Una cosa es que vayas trotando solo, aislado del mundo porque estás en búsqueda del prajña —como les ocurre a los trotadores zen, que vimos la semana pasada—; y otra, muy distinta, es que vayas trotando solo, aislado del mundo porque no soportas al género humano. En este segundo caso, eres un trotador lobo estepario.
Los trotadores del tipo lobo estepario usan el correr como su coraza. En esto, el trote es un deporte ideal, pues no se necesita pedir prestada una cancha ni negociar para “parar una partida” ni interactuar con compañeros de equipo ni con rivales (a veces es difícil decidir cuáles son peores). Tú sales y te sumerges en tu actividad, a la velocidad y por el tiempo que te dé la gana (o, mejor dicho, a lo que puedas), sin necesidad ni siquiera de cruzar palabra con nadie, salvo algún saludo a un vecino.
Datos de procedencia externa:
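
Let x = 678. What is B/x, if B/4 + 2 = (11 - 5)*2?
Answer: 20/339 ≈ 0.058997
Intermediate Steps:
B = 40 (B = -8 + 4*((11 - 5)*2) = -8 + 4*(6*2) = -8 + 4*12 = -8 + 48 = 40)
B/x = 40/678 = 40*(1/678) = 20/339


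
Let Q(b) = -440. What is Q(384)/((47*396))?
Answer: -10/423 ≈ -0.023641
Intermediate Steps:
Q(384)/((47*396)) = -440/(47*396) = -440/18612 = -440*1/18612 = -10/423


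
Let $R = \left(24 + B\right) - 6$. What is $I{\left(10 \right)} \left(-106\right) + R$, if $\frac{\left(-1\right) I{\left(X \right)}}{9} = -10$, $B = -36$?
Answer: $-9558$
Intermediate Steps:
$I{\left(X \right)} = 90$ ($I{\left(X \right)} = \left(-9\right) \left(-10\right) = 90$)
$R = -18$ ($R = \left(24 - 36\right) - 6 = -12 - 6 = -18$)
$I{\left(10 \right)} \left(-106\right) + R = 90 \left(-106\right) - 18 = -9540 - 18 = -9558$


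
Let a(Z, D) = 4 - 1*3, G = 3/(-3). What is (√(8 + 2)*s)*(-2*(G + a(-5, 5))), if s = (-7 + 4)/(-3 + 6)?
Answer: 0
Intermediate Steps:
G = -1 (G = 3*(-⅓) = -1)
a(Z, D) = 1 (a(Z, D) = 4 - 3 = 1)
s = -1 (s = -3/3 = -3*⅓ = -1)
(√(8 + 2)*s)*(-2*(G + a(-5, 5))) = (√(8 + 2)*(-1))*(-2*(-1 + 1)) = (√10*(-1))*(-2*0) = -√10*0 = 0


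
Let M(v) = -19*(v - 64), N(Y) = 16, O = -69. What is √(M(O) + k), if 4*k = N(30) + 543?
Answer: √10667/2 ≈ 51.641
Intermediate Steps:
k = 559/4 (k = (16 + 543)/4 = (¼)*559 = 559/4 ≈ 139.75)
M(v) = 1216 - 19*v (M(v) = -19*(-64 + v) = 1216 - 19*v)
√(M(O) + k) = √((1216 - 19*(-69)) + 559/4) = √((1216 + 1311) + 559/4) = √(2527 + 559/4) = √(10667/4) = √10667/2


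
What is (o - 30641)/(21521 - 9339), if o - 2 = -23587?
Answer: -27113/6091 ≈ -4.4513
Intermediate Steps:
o = -23585 (o = 2 - 23587 = -23585)
(o - 30641)/(21521 - 9339) = (-23585 - 30641)/(21521 - 9339) = -54226/12182 = -54226*1/12182 = -27113/6091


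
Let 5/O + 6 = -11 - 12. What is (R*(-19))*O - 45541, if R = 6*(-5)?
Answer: -1323539/29 ≈ -45639.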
Para preservar la condición de lobo estepario, estos trotadores no tienen más remedio que ser antipáticos con aquellos que pretenden sumarlos a sus grupos de entrenamiento, clubes y entidades gregarias por el estilo.
Como tengo bastante de este estilo de trotador, te cuento que ahuyentar a algunos reclutadores es sencillo. Basta con ponerles la misma cara que le pones a un vendedor callejero o a un predicador de la salvación de los fuegos del infierno. Pero hay otros que, ¡mi hermano!, no aceptan un rechazo. ¡Huy!
Los iPod han sido grandes aliados de los corredores huraños (antes lo fueron los walkman o los simples radios), pues andar con audífonos es una señal clara de “no quiero conversar”, sobre todo si le agregas gorra y lentes oscuros.
Algunos corredores del tipo lobo estepario son así porque quieren tener ese momento para sí, sin interrupciones ni parloteos. Otros, porque esa es su personalidad o porque están atravesando una crisis personal, como en el libro de Hermann Hesse, del que hemos tomado prestado el nombre. Si este último es tu caso, yo te recomendaría, junto con el trote, que busques la ayuda de un psiquiatra o un psicólogo. No creo que correr resuelva rollos tan pesados.

PASOS Y ZANCADAS
Debut ganador. Joyciline Jepkosgei hizo otra de esas hazañas tan propias de los extraterrestres que se hacen pasar por keniatas: debutó en la distancia de maratón y lo hizo ganando nada menos que en Nueva York y marcando el segundo mejor récord de la historia de esa competencia, 2 horas 22 minutos 38 segundos, solo 8 segundos por debajo de la marca. Superó a su compatriota Mary Keitany, cuatro veces ganadora de esa prueba. En hombres triunfó el también keniano Geoffrey Kamworor, con crono de 2 horas 8 minutos 13 segundos.